[Backend] Create audit logs when an MR is bypassed by source branch exceptions

Why are we doing this work

Organizations using GitLab's Merge Request Approval Policies often need to bypass approval requirements for specific source-to-target branch combinations (e.g., release branches merging to main) to support operational workflows and avoid approval deadlocks. To maintain security governance and compliance, it is essential to create audit logs whenever a merge request is exempted from approval due to these branch exceptions. This ensures all bypasses are traceable and auditable, supporting both operational flexibility and regulatory requirements.

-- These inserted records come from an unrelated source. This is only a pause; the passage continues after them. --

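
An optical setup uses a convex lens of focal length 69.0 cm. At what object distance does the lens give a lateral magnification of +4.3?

m = −d_i/d_o ⇒ d_i = −m·d_o.
1/f = 1/d_o + 1/d_i = 1/d_o − 1/(m·d_o) = (1 − 1/m)/d_o, so d_o = f(1 − 1/m) = (69.00)(1 − 1/(+4.3)) = 53.0 cm.

53.0 cm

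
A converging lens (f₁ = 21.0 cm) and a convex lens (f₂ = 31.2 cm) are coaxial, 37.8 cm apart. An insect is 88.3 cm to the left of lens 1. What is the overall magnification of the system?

m = -0.465

Lens 1: 1/d_i1 = 1/(21.0) − 1/(88.3) = 0.03629, so d_i1 = 27.55 cm; m₁ = −d_i1/d_o1 = -0.3120.
d_o2 = 37.8 − (27.55) = 10.25 cm.
Lens 2: 1/d_i2 = 1/(31.2) − 1/(10.25) = -0.06551, so d_i2 = -15.26 cm; m₂ = −d_i2/d_o2 = +1.489.
m = m₁·m₂ = (-0.3120)(+1.489) = -0.465.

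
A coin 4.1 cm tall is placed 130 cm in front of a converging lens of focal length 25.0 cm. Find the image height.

0.976 cm

1/d_i = 1/f − 1/d_o = 1/(25.00) − 1/(130) = 0.03231, so d_i = 30.95 cm.
m = −d_i/d_o = -0.2381.
|h_i| = |m|·h_o = 0.2381 × 4.1 = 0.976 cm. The image is real, inverted and reduced, on the far side of the lens.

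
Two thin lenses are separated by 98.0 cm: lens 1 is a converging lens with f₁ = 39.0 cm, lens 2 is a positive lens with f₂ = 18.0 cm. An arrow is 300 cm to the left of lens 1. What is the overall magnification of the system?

Lens 1: 1/d_i1 = 1/(39.0) − 1/(300) = 0.02231, so d_i1 = 44.83 cm; m₁ = −d_i1/d_o1 = -0.1494.
d_o2 = 98.0 − (44.83) = 53.17 cm.
Lens 2: 1/d_i2 = 1/(18.0) − 1/(53.17) = 0.03675, so d_i2 = 27.21 cm; m₂ = −d_i2/d_o2 = -0.5118.
m = m₁·m₂ = (-0.1494)(-0.5118) = +0.0765.

m = +0.0765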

As a part of this issue we want to add audit logs when an MR is bypassed by source branch exceptions

Relevant links

• Design Document
• Source Branch Exceptions Epic

Non-functional requirements

• Documentation:
• Feature flag:
• Performance:
• Testing:

Implementation plan

• MR 1: Backend - Audit log creation for branch exception bypass
  • backend Update the merge request approval policy logic to detect when a branch exception is applied.
  • backend Create an audit log entry with details of the merge request, source and target branches, user, and policy when a bypass occurs.
  • backend Ensure audit logs are accessible via the existing audit log UI.
  • backend Add tests to verify audit log creation for branch exception bypasses.

Verification steps

1. Configure a merge request approval policy with a branch exception (e.g., source: release/*, target: main).
2. Create a merge request that matches the branch exception
3. Verify that an audit log entry is created with the correct details (MR, source/target branch, user, policy).
4. Check the audit log UI to ensure the entry is present and accurate.
5. Repeat with a merge request that does not match the exception and confirm no bypass audit log is created.